In Graham, the Majority held that a juvenile offender can't be sentenced to life without parole for a non-homicide crime. Graham stands for the proposition that "the concept of proportionality is central to the 8th Amendment." Graham v. Florida, 560 U.S. 48, 59 (2011). Furthermore, the proportionality of a punishment should not be measured by past historical precedent, but rather through "the evolving standards of decency marked by a maturing society." Id. at 58.

Young people today marry older, have children later, and are significantly less likely to obtain gainful long-term employment than prior generations. Moreover, recent scientific research supports the hypothesis that brain maturation continues long after one reaches the age of the majority, and instead extends into one's twenties and thirties. Knowing what we know now, it is exceedingly cruel to treat a teenager as an adult for sentencing purposes, as their immature brains are less capable of assessing the risks and consequences of their actions. Therefore teenagers are less morally culpable than their adult offenders.

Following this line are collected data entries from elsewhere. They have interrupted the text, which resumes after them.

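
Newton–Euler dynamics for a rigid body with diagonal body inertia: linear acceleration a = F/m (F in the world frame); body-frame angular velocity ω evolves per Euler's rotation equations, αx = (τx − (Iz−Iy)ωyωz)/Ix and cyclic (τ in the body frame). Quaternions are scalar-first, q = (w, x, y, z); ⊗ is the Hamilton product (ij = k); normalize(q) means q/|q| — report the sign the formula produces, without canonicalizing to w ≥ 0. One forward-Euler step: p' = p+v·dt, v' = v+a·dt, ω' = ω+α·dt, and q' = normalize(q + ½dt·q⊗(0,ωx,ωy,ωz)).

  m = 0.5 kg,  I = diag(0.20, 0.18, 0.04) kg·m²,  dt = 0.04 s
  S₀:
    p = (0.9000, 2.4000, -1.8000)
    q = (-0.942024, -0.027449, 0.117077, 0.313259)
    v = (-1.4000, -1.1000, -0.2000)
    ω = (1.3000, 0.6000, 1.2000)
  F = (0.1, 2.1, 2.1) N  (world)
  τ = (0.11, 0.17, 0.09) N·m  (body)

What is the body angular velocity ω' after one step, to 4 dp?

ω' = (1.3422, 0.5823, 1.3056)

gyro term ω×Iω = (-0.1008, 0.2496, -0.0156)
angular accel α = (1.0540, -0.4422, 2.6400)
ω' = ω + α·dt = (1.3422, 0.5823, 1.3056)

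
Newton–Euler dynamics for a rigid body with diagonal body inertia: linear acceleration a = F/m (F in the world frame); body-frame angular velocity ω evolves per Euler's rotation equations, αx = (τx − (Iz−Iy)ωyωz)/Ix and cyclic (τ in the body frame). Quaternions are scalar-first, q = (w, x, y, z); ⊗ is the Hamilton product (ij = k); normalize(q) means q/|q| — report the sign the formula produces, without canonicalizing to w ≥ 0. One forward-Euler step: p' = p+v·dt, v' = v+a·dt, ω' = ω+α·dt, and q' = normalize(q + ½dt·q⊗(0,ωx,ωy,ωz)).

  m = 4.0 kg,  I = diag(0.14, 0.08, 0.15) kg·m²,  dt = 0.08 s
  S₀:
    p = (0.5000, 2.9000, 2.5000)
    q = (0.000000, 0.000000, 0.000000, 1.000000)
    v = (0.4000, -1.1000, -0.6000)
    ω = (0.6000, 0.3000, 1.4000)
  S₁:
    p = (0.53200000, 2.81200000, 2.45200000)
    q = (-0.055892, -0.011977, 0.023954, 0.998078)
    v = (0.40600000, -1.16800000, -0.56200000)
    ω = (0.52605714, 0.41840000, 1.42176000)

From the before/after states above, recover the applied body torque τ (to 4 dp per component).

Δω = ω₁−ω₀ = (-0.07394286, 0.11840000, 0.02176000)
precession coupling = (0.0294, -0.0084, -0.0108)
τ = I·(Δω/dt) + ω₀×(Iω₀) = (-0.1000, 0.1100, 0.0300)

τ = (-0.1000, 0.1100, 0.0300)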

Additionally, if the ultimate goal of criminal punishment is to reduce crime, treating juveniles harshly appears to be counterproductive. Doyle and Aizer's research suggests that juvenile incarceration results in a significant decrease in the odds that juvenile offender completes high school, as well as increased rates of recidivism and adult incarceration. Anna Aizer et al. Juvenile Incarceration, Human Capital and Future Crime: Evidence from Randomly-Assigned Judges, NBER Working Paper No. 19102 (June 2013).

While there is no doubt that we should reassess sentencing for juvenile offenders, the problem becomes where to draw the line. While brain maturation continues up to the age of 30, the level of maturity from individual to individual often varies. The tension between individual and equal justice that permeates so much of criminal law is readily apparent here. Giving the same punishment to two individuals who are the same age, but possess different levels of mental maturity, seems to fly in the face of individual justice. At the same time, it is almost impossible to separate juveniles who pose a constant threat to society from juveniles who exhibit a momentary lapse in judgment and are capable of rehabilitation.

As a starting point, I propose a blanket ban on treating anyone under the age of 18 as an adult for sentencing purposes. While I think that there is a decent argument for extending this ban beyond the age of 18, I also believe this to be currently untenable. Treating everyone under the age of 18 as a juvenile for sentencing purposes represents the first step in acknowledging scientific advances that show teenagers who commit crimes are not as morally culpable as their adult counterparts.